Part of it is the wonder it sparks of these trees that came from space. Just the name “moon tree” conjures something otherworldly or fairy tale-like.
Part of it is their origin story, where a guy who loved trees used some of his precious personal space to take tree seeds with him on one of the most incredible voyages in human history.
And part of it, too, I think, is the way moon trees can remind us of the connection between the Earth and Moon: the way they are bound up with each other geologically, and how the Moon has perhaps shaped life on Earth. It hasn’t been proven, but there is a strong possibility we might not exist without it. We know that because we went to the Moon and explored it — and exploring it changed the way we understood home.

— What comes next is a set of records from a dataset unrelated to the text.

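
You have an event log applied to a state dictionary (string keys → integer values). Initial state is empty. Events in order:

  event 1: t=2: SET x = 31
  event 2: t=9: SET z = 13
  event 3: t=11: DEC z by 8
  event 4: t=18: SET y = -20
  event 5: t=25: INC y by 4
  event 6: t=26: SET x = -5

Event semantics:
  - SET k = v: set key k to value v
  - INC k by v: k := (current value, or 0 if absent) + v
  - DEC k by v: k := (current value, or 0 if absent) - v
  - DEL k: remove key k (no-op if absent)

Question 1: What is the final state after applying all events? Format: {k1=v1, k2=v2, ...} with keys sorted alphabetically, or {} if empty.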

Edgar Mitchell, who was on the same Apollo 14 mission as Roosa, came back from the Moon describing what he called “interconnected euphoria” — a sudden, overwhelming sense of the fragility and connectedness of life on Earth. Roosa brought us something to plant and Mitchell brought us something to think about.
We value moon trees now more than ever, because unlike time capsule junk, they are revelatory and meaningful. They provoke our imaginations, they give us a storied landscape, and they make us think deeply about ourselves and our world. But it is worth remembering, also, that the moon trees do this symbolically. There is no lunar essence in them. Space did not affect them. They are physically identical to regular trees.
But then again, the fact that the Moon might have given us the very climate that gave us trees (and our own lives) is extraordinary on its own. Every tree is remarkable, if you follow the story back far enough.
Missoula’s moon trees are sadly gone. But the story of the moon trees is not gone and neither is our ability to think about them. You can still look up through the branches of any tree, through the canopy, up to the Moon and think about everything that connects us to it.